Em artigo publicado em 2009, o cientista político Ailton de Souza (UFMS) traça um panorama histórico sobre as variadas ideias do que é a “América Latina”. A tese mais aceita atribui a origem do termo à intelectualidade francesa do século XIX, em uma tentativa de diferenciar porções do sul e do norte do continente americano. O título e seu gentílico se transformaram ao decorrer do último século, puxados por divergências acadêmicas que contestam o olhar europeu ou valorizam a regionalidade desta parcela da América. 

Em paralelo, correntes migratórias em direção a Europa e Estados Unidos passaram a moldar identidades dos países latino-americanos frente a diferentes grupos sociais. “Latino” ganha outras cores resvalando em palavras como hispânico, lusófono, latino-americano e ofensas como sudaca, zuca e guachupino. A ideia, que outrora designava uma região, confunde-se entre diferentes idiomas e etnias, sujeitos e atores, orgulhos e preconceitos. 

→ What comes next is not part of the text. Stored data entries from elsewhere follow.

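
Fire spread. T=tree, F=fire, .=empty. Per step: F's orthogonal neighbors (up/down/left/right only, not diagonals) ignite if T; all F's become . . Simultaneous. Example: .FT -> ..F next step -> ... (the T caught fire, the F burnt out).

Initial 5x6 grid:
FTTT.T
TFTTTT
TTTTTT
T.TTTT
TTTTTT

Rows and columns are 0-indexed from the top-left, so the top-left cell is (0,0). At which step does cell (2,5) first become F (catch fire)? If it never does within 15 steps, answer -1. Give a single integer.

Step 1: cell (2,5)='T' (+4 fires, +2 burnt)
Step 2: cell (2,5)='T' (+4 fires, +4 burnt)
Step 3: cell (2,5)='T' (+5 fires, +4 burnt)
Step 4: cell (2,5)='T' (+5 fires, +5 burnt)
Step 5: cell (2,5)='F' (+5 fires, +5 burnt)
  -> target ignites at step 5
Step 6: cell (2,5)='.' (+2 fires, +5 burnt)
Step 7: cell (2,5)='.' (+1 fires, +2 burnt)
Step 8: cell (2,5)='.' (+0 fires, +1 burnt)
  fire out at step 8

5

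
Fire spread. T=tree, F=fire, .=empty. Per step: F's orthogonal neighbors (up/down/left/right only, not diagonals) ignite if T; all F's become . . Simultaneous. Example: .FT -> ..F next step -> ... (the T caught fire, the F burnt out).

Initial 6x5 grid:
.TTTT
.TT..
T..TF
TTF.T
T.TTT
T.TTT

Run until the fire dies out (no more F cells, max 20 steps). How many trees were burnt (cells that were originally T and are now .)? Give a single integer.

Step 1: +4 fires, +2 burnt (F count now 4)
Step 2: +4 fires, +4 burnt (F count now 4)
Step 3: +4 fires, +4 burnt (F count now 4)
Step 4: +1 fires, +4 burnt (F count now 1)
Step 5: +0 fires, +1 burnt (F count now 0)
Fire out after step 5
Initially T: 19, now '.': 24
Total burnt (originally-T cells now '.'): 13

Answer: 13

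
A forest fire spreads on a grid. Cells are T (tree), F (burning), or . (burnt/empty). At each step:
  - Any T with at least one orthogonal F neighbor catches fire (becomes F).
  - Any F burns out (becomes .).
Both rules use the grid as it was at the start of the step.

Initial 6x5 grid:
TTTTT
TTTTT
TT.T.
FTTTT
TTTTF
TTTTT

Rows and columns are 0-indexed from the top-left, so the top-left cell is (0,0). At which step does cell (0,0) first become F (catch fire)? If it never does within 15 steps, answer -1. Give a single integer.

Step 1: cell (0,0)='T' (+6 fires, +2 burnt)
Step 2: cell (0,0)='T' (+8 fires, +6 burnt)
Step 3: cell (0,0)='F' (+5 fires, +8 burnt)
  -> target ignites at step 3
Step 4: cell (0,0)='.' (+3 fires, +5 burnt)
Step 5: cell (0,0)='.' (+3 fires, +3 burnt)
Step 6: cell (0,0)='.' (+1 fires, +3 burnt)
Step 7: cell (0,0)='.' (+0 fires, +1 burnt)
  fire out at step 7

3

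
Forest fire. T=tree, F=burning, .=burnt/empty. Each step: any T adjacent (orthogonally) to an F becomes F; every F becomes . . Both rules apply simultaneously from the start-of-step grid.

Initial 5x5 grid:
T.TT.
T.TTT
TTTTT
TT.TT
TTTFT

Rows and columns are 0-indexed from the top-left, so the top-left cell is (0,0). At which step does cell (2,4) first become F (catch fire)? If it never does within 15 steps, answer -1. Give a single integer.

Step 1: cell (2,4)='T' (+3 fires, +1 burnt)
Step 2: cell (2,4)='T' (+3 fires, +3 burnt)
Step 3: cell (2,4)='F' (+5 fires, +3 burnt)
  -> target ignites at step 3
Step 4: cell (2,4)='.' (+5 fires, +5 burnt)
Step 5: cell (2,4)='.' (+2 fires, +5 burnt)
Step 6: cell (2,4)='.' (+1 fires, +2 burnt)
Step 7: cell (2,4)='.' (+1 fires, +1 burnt)
Step 8: cell (2,4)='.' (+0 fires, +1 burnt)
  fire out at step 8

3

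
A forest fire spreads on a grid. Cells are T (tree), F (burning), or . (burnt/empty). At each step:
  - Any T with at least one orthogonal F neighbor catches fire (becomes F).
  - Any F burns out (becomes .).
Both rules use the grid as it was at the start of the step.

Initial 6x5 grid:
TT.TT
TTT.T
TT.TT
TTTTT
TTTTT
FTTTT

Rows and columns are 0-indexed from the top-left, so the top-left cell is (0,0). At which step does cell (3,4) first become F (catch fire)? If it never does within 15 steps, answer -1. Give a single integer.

Step 1: cell (3,4)='T' (+2 fires, +1 burnt)
Step 2: cell (3,4)='T' (+3 fires, +2 burnt)
Step 3: cell (3,4)='T' (+4 fires, +3 burnt)
Step 4: cell (3,4)='T' (+5 fires, +4 burnt)
Step 5: cell (3,4)='T' (+4 fires, +5 burnt)
Step 6: cell (3,4)='F' (+4 fires, +4 burnt)
  -> target ignites at step 6
Step 7: cell (3,4)='.' (+1 fires, +4 burnt)
Step 8: cell (3,4)='.' (+1 fires, +1 burnt)
Step 9: cell (3,4)='.' (+1 fires, +1 burnt)
Step 10: cell (3,4)='.' (+1 fires, +1 burnt)
Step 11: cell (3,4)='.' (+0 fires, +1 burnt)
  fire out at step 11

6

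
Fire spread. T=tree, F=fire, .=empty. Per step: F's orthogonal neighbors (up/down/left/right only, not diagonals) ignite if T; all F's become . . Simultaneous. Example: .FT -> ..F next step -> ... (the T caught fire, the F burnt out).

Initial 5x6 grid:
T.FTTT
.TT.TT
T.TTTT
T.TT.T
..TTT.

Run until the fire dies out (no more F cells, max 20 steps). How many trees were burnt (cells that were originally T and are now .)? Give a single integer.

Answer: 17

Derivation:
Step 1: +2 fires, +1 burnt (F count now 2)
Step 2: +3 fires, +2 burnt (F count now 3)
Step 3: +4 fires, +3 burnt (F count now 4)
Step 4: +4 fires, +4 burnt (F count now 4)
Step 5: +2 fires, +4 burnt (F count now 2)
Step 6: +2 fires, +2 burnt (F count now 2)
Step 7: +0 fires, +2 burnt (F count now 0)
Fire out after step 7
Initially T: 20, now '.': 27
Total burnt (originally-T cells now '.'): 17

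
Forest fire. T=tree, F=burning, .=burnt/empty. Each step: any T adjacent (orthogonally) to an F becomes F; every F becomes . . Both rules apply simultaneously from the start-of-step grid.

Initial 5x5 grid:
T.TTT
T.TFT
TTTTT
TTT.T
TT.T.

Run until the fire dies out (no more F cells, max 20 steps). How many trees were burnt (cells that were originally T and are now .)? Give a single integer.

Answer: 18

Derivation:
Step 1: +4 fires, +1 burnt (F count now 4)
Step 2: +4 fires, +4 burnt (F count now 4)
Step 3: +3 fires, +4 burnt (F count now 3)
Step 4: +2 fires, +3 burnt (F count now 2)
Step 5: +3 fires, +2 burnt (F count now 3)
Step 6: +2 fires, +3 burnt (F count now 2)
Step 7: +0 fires, +2 burnt (F count now 0)
Fire out after step 7
Initially T: 19, now '.': 24
Total burnt (originally-T cells now '.'): 18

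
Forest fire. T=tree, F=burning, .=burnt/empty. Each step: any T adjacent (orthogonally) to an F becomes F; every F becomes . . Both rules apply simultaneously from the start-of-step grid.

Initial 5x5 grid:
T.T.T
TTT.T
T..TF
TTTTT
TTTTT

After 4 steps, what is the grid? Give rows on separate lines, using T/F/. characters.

Step 1: 3 trees catch fire, 1 burn out
  T.T.T
  TTT.F
  T..F.
  TTTTF
  TTTTT
Step 2: 3 trees catch fire, 3 burn out
  T.T.F
  TTT..
  T....
  TTTF.
  TTTTF
Step 3: 2 trees catch fire, 3 burn out
  T.T..
  TTT..
  T....
  TTF..
  TTTF.
Step 4: 2 trees catch fire, 2 burn out
  T.T..
  TTT..
  T....
  TF...
  TTF..

T.T..
TTT..
T....
TF...
TTF..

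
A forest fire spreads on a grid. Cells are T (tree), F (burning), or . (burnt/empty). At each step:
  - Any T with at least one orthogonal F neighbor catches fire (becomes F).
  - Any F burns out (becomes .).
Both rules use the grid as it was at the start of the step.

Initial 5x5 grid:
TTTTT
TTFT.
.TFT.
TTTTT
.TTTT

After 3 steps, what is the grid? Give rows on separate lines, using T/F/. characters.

Step 1: 6 trees catch fire, 2 burn out
  TTFTT
  TF.F.
  .F.F.
  TTFTT
  .TTTT
Step 2: 6 trees catch fire, 6 burn out
  TF.FT
  F....
  .....
  TF.FT
  .TFTT
Step 3: 6 trees catch fire, 6 burn out
  F...F
  .....
  .....
  F...F
  .F.FT

F...F
.....
.....
F...F
.F.FT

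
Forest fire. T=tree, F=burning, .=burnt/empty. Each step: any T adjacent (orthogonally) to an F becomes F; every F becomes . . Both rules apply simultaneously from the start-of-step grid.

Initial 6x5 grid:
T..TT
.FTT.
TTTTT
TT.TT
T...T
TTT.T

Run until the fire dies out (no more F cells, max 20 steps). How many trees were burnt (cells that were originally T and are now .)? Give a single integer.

Answer: 19

Derivation:
Step 1: +2 fires, +1 burnt (F count now 2)
Step 2: +4 fires, +2 burnt (F count now 4)
Step 3: +3 fires, +4 burnt (F count now 3)
Step 4: +4 fires, +3 burnt (F count now 4)
Step 5: +2 fires, +4 burnt (F count now 2)
Step 6: +2 fires, +2 burnt (F count now 2)
Step 7: +2 fires, +2 burnt (F count now 2)
Step 8: +0 fires, +2 burnt (F count now 0)
Fire out after step 8
Initially T: 20, now '.': 29
Total burnt (originally-T cells now '.'): 19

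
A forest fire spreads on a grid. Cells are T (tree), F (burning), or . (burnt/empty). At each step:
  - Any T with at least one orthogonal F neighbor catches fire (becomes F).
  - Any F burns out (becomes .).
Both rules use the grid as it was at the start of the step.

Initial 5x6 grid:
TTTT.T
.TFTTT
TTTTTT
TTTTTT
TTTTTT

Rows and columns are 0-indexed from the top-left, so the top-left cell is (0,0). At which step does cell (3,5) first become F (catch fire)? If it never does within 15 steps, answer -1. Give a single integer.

Step 1: cell (3,5)='T' (+4 fires, +1 burnt)
Step 2: cell (3,5)='T' (+6 fires, +4 burnt)
Step 3: cell (3,5)='T' (+7 fires, +6 burnt)
Step 4: cell (3,5)='T' (+6 fires, +7 burnt)
Step 5: cell (3,5)='F' (+3 fires, +6 burnt)
  -> target ignites at step 5
Step 6: cell (3,5)='.' (+1 fires, +3 burnt)
Step 7: cell (3,5)='.' (+0 fires, +1 burnt)
  fire out at step 7

5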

“Eu morava na Bélgica, e tinha essa vontade de representar minha latinidade”, diz MC Papo, criador do hit “Periguete“, o primeiro reggaeton brasileiro. Em 2006, já de volta ao Brasil, ele rabiscou um pedaço de papel com a letra e gravou a música junto do DJ Joseph BH, nome importante dos primórdios do funk mineiro. 

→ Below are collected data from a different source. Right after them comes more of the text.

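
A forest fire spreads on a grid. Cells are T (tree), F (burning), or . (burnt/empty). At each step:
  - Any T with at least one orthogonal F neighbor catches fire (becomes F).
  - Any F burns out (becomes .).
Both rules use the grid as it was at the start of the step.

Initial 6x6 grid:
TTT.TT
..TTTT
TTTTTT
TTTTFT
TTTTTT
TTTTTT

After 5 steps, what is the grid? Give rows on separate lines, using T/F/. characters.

Step 1: 4 trees catch fire, 1 burn out
  TTT.TT
  ..TTTT
  TTTTFT
  TTTF.F
  TTTTFT
  TTTTTT
Step 2: 7 trees catch fire, 4 burn out
  TTT.TT
  ..TTFT
  TTTF.F
  TTF...
  TTTF.F
  TTTTFT
Step 3: 8 trees catch fire, 7 burn out
  TTT.FT
  ..TF.F
  TTF...
  TF....
  TTF...
  TTTF.F
Step 4: 6 trees catch fire, 8 burn out
  TTT..F
  ..F...
  TF....
  F.....
  TF....
  TTF...
Step 5: 4 trees catch fire, 6 burn out
  TTF...
  ......
  F.....
  ......
  F.....
  TF....

TTF...
......
F.....
......
F.....
TF....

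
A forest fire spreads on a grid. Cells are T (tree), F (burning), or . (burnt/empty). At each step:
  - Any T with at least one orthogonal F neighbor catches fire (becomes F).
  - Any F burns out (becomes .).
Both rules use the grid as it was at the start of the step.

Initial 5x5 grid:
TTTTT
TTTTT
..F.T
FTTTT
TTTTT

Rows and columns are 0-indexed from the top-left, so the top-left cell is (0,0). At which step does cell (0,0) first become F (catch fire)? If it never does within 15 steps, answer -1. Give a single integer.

Step 1: cell (0,0)='T' (+4 fires, +2 burnt)
Step 2: cell (0,0)='T' (+6 fires, +4 burnt)
Step 3: cell (0,0)='T' (+6 fires, +6 burnt)
Step 4: cell (0,0)='F' (+4 fires, +6 burnt)
  -> target ignites at step 4
Step 5: cell (0,0)='.' (+0 fires, +4 burnt)
  fire out at step 5

4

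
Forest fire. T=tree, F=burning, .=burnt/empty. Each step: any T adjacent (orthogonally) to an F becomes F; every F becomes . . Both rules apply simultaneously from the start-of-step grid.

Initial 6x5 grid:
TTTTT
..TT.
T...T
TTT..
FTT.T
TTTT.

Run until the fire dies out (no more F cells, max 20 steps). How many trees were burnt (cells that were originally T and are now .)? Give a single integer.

Answer: 10

Derivation:
Step 1: +3 fires, +1 burnt (F count now 3)
Step 2: +4 fires, +3 burnt (F count now 4)
Step 3: +2 fires, +4 burnt (F count now 2)
Step 4: +1 fires, +2 burnt (F count now 1)
Step 5: +0 fires, +1 burnt (F count now 0)
Fire out after step 5
Initially T: 19, now '.': 21
Total burnt (originally-T cells now '.'): 10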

“Eu não imaginava, mas a música explodiu”, conta Papo, que seguiu na música desde então e acabou de lançar um novo single. “Em Bruxelas, quando eu morava lá, tinha rap e a galera que fazia esse som era da África negra ou do norte da África. Eu sentia falta dessa representação para mim, e foi com o reggaeton que vi uma chance de fazer algo desse tipo”.

A julgar pelos dados da última pesquisa sobre o tema, o estudo “As Américas e o Mundo”, Papo fazia parte de um grupo pequeno no Brasil. Em 2015, apenas 4% dos brasileiros se sentiam como latinos. Os motivos seriam a falta de experiência em outros países, o limitado conhecimento de línguas estrangeiras e os baixos níveis de informação. O levantamento é, até hoje, um registro único das matizes de identidade do continente.

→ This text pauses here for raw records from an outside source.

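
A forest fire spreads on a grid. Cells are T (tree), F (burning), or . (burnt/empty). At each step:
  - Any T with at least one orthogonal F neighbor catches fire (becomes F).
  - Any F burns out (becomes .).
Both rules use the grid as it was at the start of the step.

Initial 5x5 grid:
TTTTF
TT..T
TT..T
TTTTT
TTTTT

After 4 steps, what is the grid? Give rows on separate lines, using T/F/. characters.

Step 1: 2 trees catch fire, 1 burn out
  TTTF.
  TT..F
  TT..T
  TTTTT
  TTTTT
Step 2: 2 trees catch fire, 2 burn out
  TTF..
  TT...
  TT..F
  TTTTT
  TTTTT
Step 3: 2 trees catch fire, 2 burn out
  TF...
  TT...
  TT...
  TTTTF
  TTTTT
Step 4: 4 trees catch fire, 2 burn out
  F....
  TF...
  TT...
  TTTF.
  TTTTF

F....
TF...
TT...
TTTF.
TTTTF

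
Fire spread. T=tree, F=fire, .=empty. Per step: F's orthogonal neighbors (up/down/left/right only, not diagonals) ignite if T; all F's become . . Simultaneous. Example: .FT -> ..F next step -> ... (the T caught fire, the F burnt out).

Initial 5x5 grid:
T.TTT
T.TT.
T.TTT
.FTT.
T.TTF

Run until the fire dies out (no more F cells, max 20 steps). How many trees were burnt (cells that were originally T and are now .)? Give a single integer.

Step 1: +2 fires, +2 burnt (F count now 2)
Step 2: +3 fires, +2 burnt (F count now 3)
Step 3: +2 fires, +3 burnt (F count now 2)
Step 4: +3 fires, +2 burnt (F count now 3)
Step 5: +1 fires, +3 burnt (F count now 1)
Step 6: +1 fires, +1 burnt (F count now 1)
Step 7: +0 fires, +1 burnt (F count now 0)
Fire out after step 7
Initially T: 16, now '.': 21
Total burnt (originally-T cells now '.'): 12

Answer: 12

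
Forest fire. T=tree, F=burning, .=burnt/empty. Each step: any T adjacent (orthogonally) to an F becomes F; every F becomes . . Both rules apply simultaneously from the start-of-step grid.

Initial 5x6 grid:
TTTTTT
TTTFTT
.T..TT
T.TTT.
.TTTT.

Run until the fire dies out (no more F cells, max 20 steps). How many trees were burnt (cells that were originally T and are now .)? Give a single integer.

Answer: 21

Derivation:
Step 1: +3 fires, +1 burnt (F count now 3)
Step 2: +5 fires, +3 burnt (F count now 5)
Step 3: +6 fires, +5 burnt (F count now 6)
Step 4: +3 fires, +6 burnt (F count now 3)
Step 5: +2 fires, +3 burnt (F count now 2)
Step 6: +1 fires, +2 burnt (F count now 1)
Step 7: +1 fires, +1 burnt (F count now 1)
Step 8: +0 fires, +1 burnt (F count now 0)
Fire out after step 8
Initially T: 22, now '.': 29
Total burnt (originally-T cells now '.'): 21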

Se não é possível apontar com precisão mudanças amplas nesse sentimento, a trilha sonora do Brasil dos últimos anos mostra que país se latinizou um pouco mais — e que músicas de países hispânicos se abrasileiraram também. Anitta cantando em espanhol, MC Bin Laden gravando com o espanhol C. Tangana (entre outros artistas internacionais), Gusttavo Lima tocando bachata. Não são artistas do underground; são estrelas. MC Papo é o pioneiro de um grupo que se insere nessa latinidade musical e contemporânea.

“Ser latino é algo diverso, é por causa dessa diversidade que hoje se fala muito de latinx”, diz a jornalista Núria Net, mencionando um termo cada vez mais utilizado nos Estados Unidos. “Antes, você era mexicano da Califórnia, porto riquenho de Nova York, cubano de Miami, cada um com sua sub-cultura, mas agora, digitalmente, tudo isso se junta, a cultura latinx é algo que reúne tudo isso.”

Núria nasceu na Espanha, foi criada em Porto Rico e viveu parte da sua carreira profissional em Nova York, onde fundou o site de cultura latina Remezcla. De volta a Barcelona há poucos anos, ela encontrou uma nova realidade. “Os jovens escutam reggaeton e eles não se importam com diferentes sotaques, porque eles se veem como cidadãos do mundo”, diz ela. “E eu vejo muitas mulheres latinas fazendo música, como é o caso da Ms. Nina”.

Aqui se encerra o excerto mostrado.